Ein einziger Kameraschwenk zu Beginn genügt, um die Zuschauer in die eindringliche Atmosphäre des Landstrichs eintauchen zu lassen, in welchem „Fluchtpunkt San Francisco“ enden wird: Man spürt die Hitze, man erahnt die Lebendigkeit, die diesen Ort einmal durchflossen haben muss, und man sieht sofort, dass die Moderne hier längst vorübergezogen ist – und nicht wiederkehren wird. An den Fenstern der kargen, flachen, verstaubten Gebäude stehen Männer mit alten Gesichtern, als würden sie geduldig die Ankunft der Apokalypse abwarten. Tatsächlich rollen dann wie Panzer zwei „Caterpillar“-Planierraupen heran und man glaubt, sie würden die elendigen Bruchbuden endlich von ihrem Dasein in dem gottverlassenen Ort erlösen – so wie einst in John Fords Steinbeck-Verfilmung „The Grapes of Wrath“ (1940). Doch die beiden Fahrzeuge stoppen mitten auf der Straße und senken nacheinander ihre schweren Schaufeln – eine hastig improvisierte Polizeisperre, bei der es kein Durchkommen gibt. Hier wird der Film in anderthalb Stunden enden; doch zuvor geht der Blick zurück nach Denver, Colorado, wo Kowalski in seinen weißen Dodge „Challenger“ steigt.

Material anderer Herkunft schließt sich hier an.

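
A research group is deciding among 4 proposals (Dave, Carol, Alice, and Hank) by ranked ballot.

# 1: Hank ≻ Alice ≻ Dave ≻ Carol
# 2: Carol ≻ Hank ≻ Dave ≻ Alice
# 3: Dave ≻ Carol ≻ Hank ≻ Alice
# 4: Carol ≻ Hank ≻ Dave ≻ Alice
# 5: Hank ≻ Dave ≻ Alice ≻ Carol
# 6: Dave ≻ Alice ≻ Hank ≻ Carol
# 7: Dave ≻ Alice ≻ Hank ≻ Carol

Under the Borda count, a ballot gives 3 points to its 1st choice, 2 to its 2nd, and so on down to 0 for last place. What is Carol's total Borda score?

Borda scores:
  Dave: 1 + 1 + 3 + 1 + 2 + 3 + 3 = 14
  Carol: 0 + 3 + 2 + 3 + 0 + 0 + 0 = 8
  Alice: 2 + 0 + 0 + 0 + 1 + 2 + 2 = 7
  Hank: 3 + 2 + 1 + 2 + 3 + 1 + 1 = 13

8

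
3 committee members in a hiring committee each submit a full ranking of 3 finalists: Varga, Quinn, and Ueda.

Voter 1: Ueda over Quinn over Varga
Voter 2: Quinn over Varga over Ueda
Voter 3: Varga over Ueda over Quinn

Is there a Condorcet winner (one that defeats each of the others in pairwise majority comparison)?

No

Head-to-head results (3 voters total):
Varga vs Quinn: Quinn wins 2–1.
Varga vs Ueda: Varga wins 2–1.
Quinn vs Ueda: Ueda wins 2–1.
No candidate beats all others: Varga beats Ueda beats Quinn beats Varga, a majority cycle.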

Nahaufnahme von Tankanzeige und Tacho.

Vor der Abfahrt deckt er sich bei seinem Kumpel Jake (Lee Weaver) noch mit ein paar Speed-Pillen ein; die beiden ersinnen eine wahnsinnige Wette: San Francisco innerhalb von 15 Stunden zu erreichen. Eine maskuline Posse, ein unschuldiges Abenteuer, eine Angelegenheit, über die kaum jemand viele Worte verlieren würde, ginge sie schief – der Stoff für einen Film im New Hollywood. Für Kowalski wird dieser Wettstreit zur fixen Idee, die ihn in einen Korridor voller fataler Handlungszwänge treibt.

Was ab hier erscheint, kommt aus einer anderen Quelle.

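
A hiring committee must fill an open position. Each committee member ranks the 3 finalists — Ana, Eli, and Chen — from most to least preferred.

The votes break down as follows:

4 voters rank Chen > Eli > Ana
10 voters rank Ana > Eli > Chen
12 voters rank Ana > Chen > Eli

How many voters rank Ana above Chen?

Ballots ranking Ana above Chen: 10+12 = 22.
Ballots ranking Chen above Ana: 4.
So 22 of 26 voters prefer Ana to Chen.

22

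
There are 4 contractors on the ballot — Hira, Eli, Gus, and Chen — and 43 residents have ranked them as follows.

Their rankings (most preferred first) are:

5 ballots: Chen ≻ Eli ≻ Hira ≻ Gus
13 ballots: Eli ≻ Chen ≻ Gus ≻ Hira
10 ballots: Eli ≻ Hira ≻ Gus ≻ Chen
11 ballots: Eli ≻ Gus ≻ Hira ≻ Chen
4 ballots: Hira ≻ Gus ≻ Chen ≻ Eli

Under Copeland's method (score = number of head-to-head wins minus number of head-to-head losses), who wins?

Eli

Pairwise results:
  Hira vs Eli: Eli wins 39–4.
  Hira vs Gus: Gus wins 24–19.
  Hira vs Chen: Hira wins 25–18.
  Eli vs Gus: Eli wins 39–4.
  Eli vs Chen: Eli wins 34–9.
  Gus vs Chen: Gus wins 25–18.
Copeland scores (wins − losses):
  Hira: 1 − 2 = -1
  Eli: 3 − 0 = 3
  Gus: 2 − 1 = 1
  Chen: 0 − 3 = -3
Eli has the best Copeland score.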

Um die gewaltige Distanz von 1.200 Meilen in dieser kurzen Zeit zu überwinden, aber wohl auch, um seine eingesperrte Rennfahrermentalität auszuleben, tritt Kowalski pausenlos das Gaspedal durch. In den USA kennt die Polizei – zumindest in unzähligen Filmen – mit Rasern bekanntlich keine Gnade und setzt auch hier alles daran, Kowalski zu stoppen. Der registriert mit unfassbarer Coolness im Rückspiegel die Highway-Cops auf ihren Motorrädern und schüttelt sie mit wilden Fahrmanövern ab. Aber natürlich ist er jetzt ein gesuchter Mann und bald schon verfolgen ihn neben Fahrzeugen auch Helikopter und Kowalskis anfänglich harmlose Auftragsfahrt gerät zum Überlebenskampf eines starrsinnigen Nihilisten, über den sogar die Medien berichten und dessen kriminalisierte Beharrlichkeit letztlich nichts anderes als die stoische Frontier-Renitenz ist, auf der einst die Vereinigten Staaten errichtet wurden.

Drei Polizeiwagen bilden eine Straßensperre auf einer Fahrbahn, die sich in einer unbewohnten Gegend bis zum Horizont erstreckt.

 Von einigen wird Kowalskis Raserei zum leidenschaftlichen Freiheitskampf stilisiert; ein Radio-DJ – „Super Soul“ (Cleavon Little) – bejubelt ihn als „last American hero“ und lanciert Kowalski über seine Sendung geheime Informationen, die er illegal aus dem Polizeifunk abhört. Überhaupt ist erstaunlich, auf welche Sympathie Kowalski stößt: Ein Motorradfahrer (Timothy Scott) versorgt ihn unterwegs mit Speed, ein alter Mann (Dean Jagger), der in der Wüste Giftschlangen jagt, hilft ihm, sich vor einem Polizeihelikopter, der scheinbar unablässig nach dem weißen Fahrzeug sucht, zu verstecken, und beschafft ihm Benzin. Der DJ, der Hippie, der Einzelgänger: Sie alle finden sofort Gefallen daran, den Outlaw Kowalski in seinem anarchischen Kampf gegen die Staatsmacht zu unterstützen. Auch die Lokalmedien in Denver werden gezeigt, wie sie sich sensationslüstern auf das Ereignis stürzen, das sie sogleich zur „Kowalski-Saga“ aufbauschen, und sich O-Töne in der „Delivery Agency“ einholen, für die Kowalski das Fahrzeug überführen soll.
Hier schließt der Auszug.